Improve demand forecasting to reduce unwelcome surprises. Typical seasonal products, be it Valentine’s Day in February or Easter in the spring, are more straightforward to plan for. You know with some certainty the variety of products shoppers buy year after year for these events.
That being said, consumer preferences continue to evolve rapidly and sometimes a non-seasonal product will fly off the shelves that you didn’t think to plan for—need I mention toilet paper, yeast, or bread flour in 2020?
To keep customers happy in the grocery aisle, retailers should fine-tune their demand forecasting capabilities. With AI and machine learning powering these processes, retailers can be alerted to changing demand signals and anomalies that a human couldn’t detect as quickly or accurately.
You can’t fulfill a customer need if you don’t know how in-demand that product is today, or will be next week or next month. By the time you realize it’s a key item for your customer base, it’s too late to optimize the upstream supply chain so you can ensure adequate stock levels on the shelf.
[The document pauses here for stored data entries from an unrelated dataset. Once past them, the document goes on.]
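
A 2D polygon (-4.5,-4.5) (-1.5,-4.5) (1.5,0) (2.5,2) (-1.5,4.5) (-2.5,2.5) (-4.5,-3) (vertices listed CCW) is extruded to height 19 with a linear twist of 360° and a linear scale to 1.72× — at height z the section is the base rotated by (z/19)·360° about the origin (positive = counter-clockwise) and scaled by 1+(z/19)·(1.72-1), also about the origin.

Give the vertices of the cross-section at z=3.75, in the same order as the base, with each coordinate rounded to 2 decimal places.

Cross-section at z=3.75: (3.19,-6.53) (4.30,-3.29) (0.56,1.62) (-1.23,3.44) (-5.42,0.05) (-3.63,-1.77) (1.57,-5.97)

t = z/height = 3.75/19 = 0.197368
s = 1 + (scale-1)·z/height = 1 + (1.72-1)·3.75/19 = 1.142105
θ = twist·z/height = 360°·3.75/19 = 71.0526° = 1.240102 rad
cos θ = 0.324699, sin θ = 0.945817 (intermediates below are computed at full precision and shown rounded to 5 d.p.)
v1: (-4.5,-4.5) → rotate → (2.79503,-5.71733) → ×s → (3.19222,-6.52979) → (3.19,-6.53)
v2: (-1.5,-4.5) → rotate → (3.76913,-2.87987) → ×s → (4.30474,-3.28912) → (4.30,-3.29)
v3: (1.5,0) → rotate → (0.48705,1.41873) → ×s → (0.55626,1.62033) → (0.56,1.62)
v4: (2.5,2) → rotate → (-1.07989,3.01394) → ×s → (-1.23334,3.44224) → (-1.23,3.44)
v5: (-1.5,4.5) → rotate → (-4.74323,0.04242) → ×s → (-5.41726,0.04845) → (-5.42,0.05)
v6: (-2.5,2.5) → rotate → (-3.17629,-1.55279) → ×s → (-3.62766,-1.77345) → (-3.63,-1.77)
v7: (-4.5,-3) → rotate → (1.37630,-5.23028) → ×s → (1.57188,-5.97353) → (1.57,-5.97)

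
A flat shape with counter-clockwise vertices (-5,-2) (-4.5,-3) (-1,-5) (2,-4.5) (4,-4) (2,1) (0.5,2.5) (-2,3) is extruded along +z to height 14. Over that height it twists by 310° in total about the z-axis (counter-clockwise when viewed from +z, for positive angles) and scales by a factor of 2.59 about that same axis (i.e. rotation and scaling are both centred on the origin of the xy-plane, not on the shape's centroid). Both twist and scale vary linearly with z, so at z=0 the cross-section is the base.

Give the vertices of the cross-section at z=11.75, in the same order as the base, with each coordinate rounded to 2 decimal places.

t = z/height = 11.75/14 = 0.839286
s = 1 + (scale-1)·z/height = 1 + (2.59-1)·11.75/14 = 2.334464
θ = twist·z/height = 310°·11.75/14 = 260.1786° = 4.540973 rad
cos θ = -0.170578, sin θ = -0.985344 (intermediates below are computed at full precision and shown rounded to 5 d.p.)
v1: (-5,-2) → rotate → (-1.11780,5.26788) → ×s → (-2.60946,12.29767) → (-2.61,12.30)
v2: (-4.5,-3) → rotate → (-2.18843,4.94578) → ×s → (-5.10881,11.54575) → (-5.11,11.55)
v3: (-1,-5) → rotate → (-4.75614,1.83823) → ×s → (-11.10305,4.29129) → (-11.10,4.29)
v4: (2,-4.5) → rotate → (-4.77520,-1.20309) → ×s → (-11.14755,-2.80856) → (-11.15,-2.81)
v5: (4,-4) → rotate → (-4.62369,-3.25906) → ×s → (-10.79384,-7.60817) → (-10.79,-7.61)
v6: (2,1) → rotate → (0.64419,-2.14127) → ×s → (1.50383,-4.99871) → (1.50,-5.00)
v7: (0.5,2.5) → rotate → (2.37807,-0.91912) → ×s → (5.55152,-2.14565) → (5.55,-2.15)
v8: (-2,3) → rotate → (3.29719,1.45895) → ×s → (7.69717,3.40588) → (7.70,3.41)

Cross-section at z=11.75: (-2.61,12.30) (-5.11,11.55) (-11.10,4.29) (-11.15,-2.81) (-10.79,-7.61) (1.50,-5.00) (5.55,-2.15) (7.70,3.41)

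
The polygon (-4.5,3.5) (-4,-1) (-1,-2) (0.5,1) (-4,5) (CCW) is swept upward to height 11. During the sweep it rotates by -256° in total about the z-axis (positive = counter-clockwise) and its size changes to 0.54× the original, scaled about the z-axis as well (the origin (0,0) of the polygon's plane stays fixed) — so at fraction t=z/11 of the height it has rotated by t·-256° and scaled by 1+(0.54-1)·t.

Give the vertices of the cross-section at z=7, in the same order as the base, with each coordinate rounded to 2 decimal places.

Cross-section at z=7: (3.77,-1.43) (2.50,1.51) (0.26,1.56) (-0.13,-0.78) (3.74,-2.55)

t = z/height = 7/11 = 0.636364
s = 1 + (scale-1)·z/height = 1 + (0.54-1)·7/11 = 0.707273
θ = twist·z/height = -256°·7/11 = -162.9091° = -2.843300 rad
cos θ = -0.955840, sin θ = -0.293889 (intermediates below are computed at full precision and shown rounded to 5 d.p.)
v1: (-4.5,3.5) → rotate → (5.32989,-2.02294) → ×s → (3.76968,-1.43077) → (3.77,-1.43)
v2: (-4,-1) → rotate → (3.52947,2.13139) → ×s → (2.49630,1.50748) → (2.50,1.51)
v3: (-1,-2) → rotate → (0.36806,2.20557) → ×s → (0.26032,1.55994) → (0.26,1.56)
v4: (0.5,1) → rotate → (-0.18403,-1.10278) → ×s → (-0.13016,-0.77997) → (-0.13,-0.78)
v5: (-4,5) → rotate → (5.29280,-3.60364) → ×s → (3.74345,-2.54876) → (3.74,-2.55)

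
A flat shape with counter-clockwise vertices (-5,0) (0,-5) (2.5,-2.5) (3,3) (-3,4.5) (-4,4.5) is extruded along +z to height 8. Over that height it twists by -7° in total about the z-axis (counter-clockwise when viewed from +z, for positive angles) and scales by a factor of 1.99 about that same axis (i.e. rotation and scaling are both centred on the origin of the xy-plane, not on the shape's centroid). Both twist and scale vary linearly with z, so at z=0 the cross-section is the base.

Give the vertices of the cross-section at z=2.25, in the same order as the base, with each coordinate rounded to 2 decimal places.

Cross-section at z=2.25: (-6.39,0.22) (-0.22,-6.39) (3.08,-3.30) (3.96,3.70) (-3.64,5.88) (-4.91,5.93)

t = z/height = 2.25/8 = 0.28125
s = 1 + (scale-1)·z/height = 1 + (1.99-1)·2.25/8 = 1.278438
θ = twist·z/height = -7°·2.25/8 = -1.9688° = -0.034361 rad
cos θ = 0.999410, sin θ = -0.034354 (intermediates below are computed at full precision and shown rounded to 5 d.p.)
v1: (-5,0) → rotate → (-4.99705,0.17177) → ×s → (-6.38841,0.21960) → (-6.39,0.22)
v2: (0,-5) → rotate → (-0.17177,-4.99705) → ×s → (-0.21960,-6.38841) → (-0.22,-6.39)
v3: (2.5,-2.5) → rotate → (2.41264,-2.58441) → ×s → (3.08441,-3.30401) → (3.08,-3.30)
v4: (3,3) → rotate → (3.10129,2.89517) → ×s → (3.96481,3.70129) → (3.96,3.70)
v5: (-3,4.5) → rotate → (-2.84363,4.60041) → ×s → (-3.63541,5.88133) → (-3.64,5.88)
v6: (-4,4.5) → rotate → (-3.84304,4.63476) → ×s → (-4.91309,5.92525) → (-4.91,5.93)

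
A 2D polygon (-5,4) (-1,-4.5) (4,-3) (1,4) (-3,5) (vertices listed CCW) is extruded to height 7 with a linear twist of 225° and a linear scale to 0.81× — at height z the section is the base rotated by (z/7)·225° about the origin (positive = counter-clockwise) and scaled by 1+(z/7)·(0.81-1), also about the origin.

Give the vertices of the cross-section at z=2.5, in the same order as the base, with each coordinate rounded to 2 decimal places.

t = z/height = 2.5/7 = 0.357143
s = 1 + (scale-1)·z/height = 1 + (0.81-1)·2.5/7 = 0.932143
θ = twist·z/height = 225°·2.5/7 = 80.3571° = 1.402497 rad
cos θ = 0.167506, sin θ = 0.985871 (intermediates below are computed at full precision and shown rounded to 5 d.p.)
v1: (-5,4) → rotate → (-4.78102,-4.25933) → ×s → (-4.45659,-3.97030) → (-4.46,-3.97)
v2: (-1,-4.5) → rotate → (4.26891,-1.73965) → ×s → (3.97924,-1.62160) → (3.98,-1.62)
v3: (4,-3) → rotate → (3.62764,3.44097) → ×s → (3.38148,3.20747) → (3.38,3.21)
v4: (1,4) → rotate → (-3.77598,1.65590) → ×s → (-3.51975,1.54353) → (-3.52,1.54)
v5: (-3,5) → rotate → (-5.43187,-2.12008) → ×s → (-5.06328,-1.97622) → (-5.06,-1.98)

Cross-section at z=2.5: (-4.46,-3.97) (3.98,-1.62) (3.38,3.21) (-3.52,1.54) (-5.06,-1.98)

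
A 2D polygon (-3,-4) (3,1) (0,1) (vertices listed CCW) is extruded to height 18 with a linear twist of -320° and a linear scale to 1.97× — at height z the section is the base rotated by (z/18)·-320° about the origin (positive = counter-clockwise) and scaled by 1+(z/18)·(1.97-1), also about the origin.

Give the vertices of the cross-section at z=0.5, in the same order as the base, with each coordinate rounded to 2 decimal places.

t = z/height = 0.5/18 = 0.0277778
s = 1 + (scale-1)·z/height = 1 + (1.97-1)·0.5/18 = 1.026944
θ = twist·z/height = -320°·0.5/18 = -8.8889° = -0.155140 rad
cos θ = 0.987990, sin θ = -0.154519 (intermediates below are computed at full precision and shown rounded to 5 d.p.)
v1: (-3,-4) → rotate → (-3.58204,-3.48840) → ×s → (-3.67856,-3.58240) → (-3.68,-3.58)
v2: (3,1) → rotate → (3.11849,0.52443) → ×s → (3.20251,0.53856) → (3.20,0.54)
v3: (0,1) → rotate → (0.15452,0.98799) → ×s → (0.15868,1.01461) → (0.16,1.01)

Cross-section at z=0.5: (-3.68,-3.58) (3.20,0.54) (0.16,1.01)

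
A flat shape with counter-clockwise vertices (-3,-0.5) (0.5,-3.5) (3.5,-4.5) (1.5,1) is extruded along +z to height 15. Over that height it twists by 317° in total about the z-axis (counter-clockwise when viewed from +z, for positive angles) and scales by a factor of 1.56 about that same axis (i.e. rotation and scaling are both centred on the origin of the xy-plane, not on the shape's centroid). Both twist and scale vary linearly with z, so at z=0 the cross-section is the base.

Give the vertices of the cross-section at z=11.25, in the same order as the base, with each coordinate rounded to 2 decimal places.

Cross-section at z=11.25: (1.67,3.98) (-4.58,2.05) (-8.06,-0.79) (0.06,-2.56)

t = z/height = 11.25/15 = 0.75
s = 1 + (scale-1)·z/height = 1 + (1.56-1)·11.25/15 = 1.420000
θ = twist·z/height = 317°·11.25/15 = 237.7500° = 4.149520 rad
cos θ = -0.533615, sin θ = -0.845728 (intermediates below are computed at full precision and shown rounded to 5 d.p.)
v1: (-3,-0.5) → rotate → (1.17798,2.80399) → ×s → (1.67273,3.98167) → (1.67,3.98)
v2: (0.5,-3.5) → rotate → (-3.22685,1.44479) → ×s → (-4.58213,2.05160) → (-4.58,2.05)
v3: (3.5,-4.5) → rotate → (-5.67343,-0.55878) → ×s → (-8.05626,-0.79347) → (-8.06,-0.79)
v4: (1.5,1) → rotate → (0.04531,-1.80221) → ×s → (0.06433,-2.55913) → (0.06,-2.56)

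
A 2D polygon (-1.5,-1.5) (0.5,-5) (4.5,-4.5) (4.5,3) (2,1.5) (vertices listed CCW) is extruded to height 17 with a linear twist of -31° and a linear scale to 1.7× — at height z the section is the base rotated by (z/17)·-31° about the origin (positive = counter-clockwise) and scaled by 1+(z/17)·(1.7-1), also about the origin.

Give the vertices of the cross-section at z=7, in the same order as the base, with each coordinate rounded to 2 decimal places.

Cross-section at z=7: (-2.31,-1.46) (-0.79,-6.42) (4.37,-6.93) (6.51,2.49) (2.94,1.32)

t = z/height = 7/17 = 0.411765
s = 1 + (scale-1)·z/height = 1 + (1.7-1)·7/17 = 1.288235
θ = twist·z/height = -31°·7/17 = -12.7647° = -0.222786 rad
cos θ = 0.975286, sin θ = -0.220948 (intermediates below are computed at full precision and shown rounded to 5 d.p.)
v1: (-1.5,-1.5) → rotate → (-1.79435,-1.13151) → ×s → (-2.31155,-1.45765) → (-2.31,-1.46)
v2: (0.5,-5) → rotate → (-0.61710,-4.98690) → ×s → (-0.79496,-6.42430) → (-0.79,-6.42)
v3: (4.5,-4.5) → rotate → (3.39452,-5.38305) → ×s → (4.37294,-6.93464) → (4.37,-6.93)
v4: (4.5,3) → rotate → (5.05163,1.93159) → ×s → (6.50769,2.48834) → (6.51,2.49)
v5: (2,1.5) → rotate → (2.28199,1.02103) → ×s → (2.93974,1.31533) → (2.94,1.32)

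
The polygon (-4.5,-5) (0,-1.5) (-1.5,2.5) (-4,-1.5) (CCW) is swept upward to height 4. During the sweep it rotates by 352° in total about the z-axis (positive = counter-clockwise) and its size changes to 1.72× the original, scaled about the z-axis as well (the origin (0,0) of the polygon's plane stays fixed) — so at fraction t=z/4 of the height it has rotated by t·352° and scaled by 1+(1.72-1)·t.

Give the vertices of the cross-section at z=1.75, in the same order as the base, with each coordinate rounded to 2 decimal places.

Cross-section at z=1.75: (8.20,3.32) (0.86,1.77) (0.33,-3.82) (5.59,-0.53)

t = z/height = 1.75/4 = 0.4375
s = 1 + (scale-1)·z/height = 1 + (1.72-1)·1.75/4 = 1.315000
θ = twist·z/height = 352°·1.75/4 = 154.0000° = 2.687807 rad
cos θ = -0.898794, sin θ = 0.438371 (intermediates below are computed at full precision and shown rounded to 5 d.p.)
v1: (-4.5,-5) → rotate → (6.23643,2.52130) → ×s → (8.20090,3.31551) → (8.20,3.32)
v2: (0,-1.5) → rotate → (0.65756,1.34819) → ×s → (0.86469,1.77287) → (0.86,1.77)
v3: (-1.5,2.5) → rotate → (0.25226,-2.90454) → ×s → (0.33173,-3.81947) → (0.33,-3.82)
v4: (-4,-1.5) → rotate → (4.25273,-0.40529) → ×s → (5.59234,-0.53296) → (5.59,-0.53)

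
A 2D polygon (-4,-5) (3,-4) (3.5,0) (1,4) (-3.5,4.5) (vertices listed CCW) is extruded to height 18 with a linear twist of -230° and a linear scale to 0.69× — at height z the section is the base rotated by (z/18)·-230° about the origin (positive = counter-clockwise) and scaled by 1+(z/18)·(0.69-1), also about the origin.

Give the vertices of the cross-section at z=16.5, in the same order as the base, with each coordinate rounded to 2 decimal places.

Cross-section at z=16.5: (4.29,1.61) (-0.38,3.56) (-2.15,1.28) (-2.08,-2.09) (0.50,-4.05)

t = z/height = 16.5/18 = 0.916667
s = 1 + (scale-1)·z/height = 1 + (0.69-1)·16.5/18 = 0.715833
θ = twist·z/height = -230°·16.5/18 = -210.8333° = -3.679736 rad
cos θ = -0.858662, sin θ = 0.512543 (intermediates below are computed at full precision and shown rounded to 5 d.p.)
v1: (-4,-5) → rotate → (5.99736,2.24314) → ×s → (4.29311,1.60571) → (4.29,1.61)
v2: (3,-4) → rotate → (-0.52582,4.97227) → ×s → (-0.37640,3.55932) → (-0.38,3.56)
v3: (3.5,0) → rotate → (-3.00532,1.79390) → ×s → (-2.15131,1.28413) → (-2.15,1.28)
v4: (1,4) → rotate → (-2.90883,-2.92210) → ×s → (-2.08224,-2.09174) → (-2.08,-2.09)
v5: (-3.5,4.5) → rotate → (0.69888,-5.65788) → ×s → (0.50028,-4.05010) → (0.50,-4.05)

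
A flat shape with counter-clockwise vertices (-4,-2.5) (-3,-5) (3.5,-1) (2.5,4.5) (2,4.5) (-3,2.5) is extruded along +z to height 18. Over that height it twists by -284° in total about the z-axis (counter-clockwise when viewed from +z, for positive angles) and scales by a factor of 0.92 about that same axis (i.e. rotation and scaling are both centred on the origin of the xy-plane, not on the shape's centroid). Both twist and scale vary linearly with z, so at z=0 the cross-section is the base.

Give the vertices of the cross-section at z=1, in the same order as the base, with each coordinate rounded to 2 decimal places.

Cross-section at z=1: (-4.51,-1.31) (-4.23,-3.98) (3.08,-1.91) (3.61,3.63) (3.13,3.77) (-2.20,3.21)

t = z/height = 1/18 = 0.0555556
s = 1 + (scale-1)·z/height = 1 + (0.92-1)·1/18 = 0.995556
θ = twist·z/height = -284°·1/18 = -15.7778° = -0.275374 rad
cos θ = 0.962324, sin θ = -0.271907 (intermediates below are computed at full precision and shown rounded to 5 d.p.)
v1: (-4,-2.5) → rotate → (-4.52906,-1.31818) → ×s → (-4.50893,-1.31232) → (-4.51,-1.31)
v2: (-3,-5) → rotate → (-4.24651,-3.99590) → ×s → (-4.22763,-3.97814) → (-4.23,-3.98)
v3: (3.5,-1) → rotate → (3.09623,-1.91400) → ×s → (3.08246,-1.90549) → (3.08,-1.91)
v4: (2.5,4.5) → rotate → (3.62939,3.65069) → ×s → (3.61326,3.63446) → (3.61,3.63)
v5: (2,4.5) → rotate → (3.14823,3.78664) → ×s → (3.13424,3.76981) → (3.13,3.77)
v6: (-3,2.5) → rotate → (-2.20720,3.22153) → ×s → (-2.19739,3.20721) → (-2.20,3.21)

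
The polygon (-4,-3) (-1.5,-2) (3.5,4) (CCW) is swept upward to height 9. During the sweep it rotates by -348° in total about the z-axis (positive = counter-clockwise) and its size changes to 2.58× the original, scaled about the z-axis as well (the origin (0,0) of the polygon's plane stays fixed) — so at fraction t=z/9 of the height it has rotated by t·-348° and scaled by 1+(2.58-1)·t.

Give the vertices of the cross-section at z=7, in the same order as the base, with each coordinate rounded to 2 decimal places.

t = z/height = 7/9 = 0.777778
s = 1 + (scale-1)·z/height = 1 + (2.58-1)·7/9 = 2.228889
θ = twist·z/height = -348°·7/9 = -270.6667° = -4.724025 rad
cos θ = 0.011635, sin θ = 0.999932 (intermediates below are computed at full precision and shown rounded to 5 d.p.)
v1: (-4,-3) → rotate → (2.95326,-4.03464) → ×s → (6.58248,-8.99275) → (6.58,-8.99)
v2: (-1.5,-2) → rotate → (1.98241,-1.52317) → ×s → (4.41858,-3.39497) → (4.42,-3.39)
v3: (3.5,4) → rotate → (-3.95901,3.54630) → ×s → (-8.82418,7.90432) → (-8.82,7.90)

Cross-section at z=7: (6.58,-8.99) (4.42,-3.39) (-8.82,7.90)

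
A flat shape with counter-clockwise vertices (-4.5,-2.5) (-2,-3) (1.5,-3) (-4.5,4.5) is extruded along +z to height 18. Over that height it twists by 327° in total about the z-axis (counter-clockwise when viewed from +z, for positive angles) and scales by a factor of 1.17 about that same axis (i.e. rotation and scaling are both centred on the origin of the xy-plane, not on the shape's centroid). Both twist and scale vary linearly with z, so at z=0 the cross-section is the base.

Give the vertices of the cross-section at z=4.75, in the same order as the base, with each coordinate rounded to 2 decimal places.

Cross-section at z=4.75: (2.30,-4.86) (2.99,-2.29) (3.23,1.36) (-5.00,-4.39)

t = z/height = 4.75/18 = 0.263889
s = 1 + (scale-1)·z/height = 1 + (1.17-1)·4.75/18 = 1.044861
θ = twist·z/height = 327°·4.75/18 = 86.2917° = 1.506074 rad
cos θ = 0.064677, sin θ = 0.997906 (intermediates below are computed at full precision and shown rounded to 5 d.p.)
v1: (-4.5,-2.5) → rotate → (2.20372,-4.65227) → ×s → (2.30258,-4.86098) → (2.30,-4.86)
v2: (-2,-3) → rotate → (2.86436,-2.18984) → ×s → (2.99286,-2.28808) → (2.99,-2.29)
v3: (1.5,-3) → rotate → (3.09073,1.30283) → ×s → (3.22939,1.36127) → (3.23,1.36)
v4: (-4.5,4.5) → rotate → (-4.78163,-4.19953) → ×s → (-4.99614,-4.38793) → (-5.00,-4.39)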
Extend supply chain visibility through collaboration and real-time insights. With demand forecasting top of mind, it’s important to deepen relationships within your supplier network. Foster collaboration with wholesalers and manufacturers. Share meaningful data that will benefit both your business and theirs—AI can speed up these insights and present detailed what-if scenarios to contemplate. This will be paramount as supply chain disruptions persist.
As much as you’re able, extend your visibility between the time when the order is placed with a supplier and when product arrives at the warehouse for distribution. As you work more closely with suppliers, you’ll actually impact the customer in-store experience. The more you know about delays and realistic lead times, the more agile you can be in your supply chain decision-making at every step in the product journey.
Expand your understanding of customers and communicate with transparency. A major challenge for retailers is translating supply chain visibility into customer communication and relationship-building opportunities. There’s a big difference between a shopper disappointed but forewarned of stockouts, and one expecting to come in and buy what they need only to find it absent from the shelf.
Make shoppers aware of the disruptions you’re facing—supply chain frustrations are sure to continue for some time. Through transparent messaging, manage their expectations based on the knowledge you have for future availability. Then, reengage them with appropriate substitutions or other alternatives to satisfy immediate needs.
This plays into the importance of having a holistic approach to retail operations with interconnected systems that inform each other. If your supply chain solutions are integrated with marketing systems, you can quickly provide customized notifications to shoppers in an integrated way.
Every day is an opportunity to get the in-store experience right. By leveraging supply chain and inventory best practices, and implementing emerging technology to speed decision making, grocery retailers can ensure everyday delight in the grocery aisle.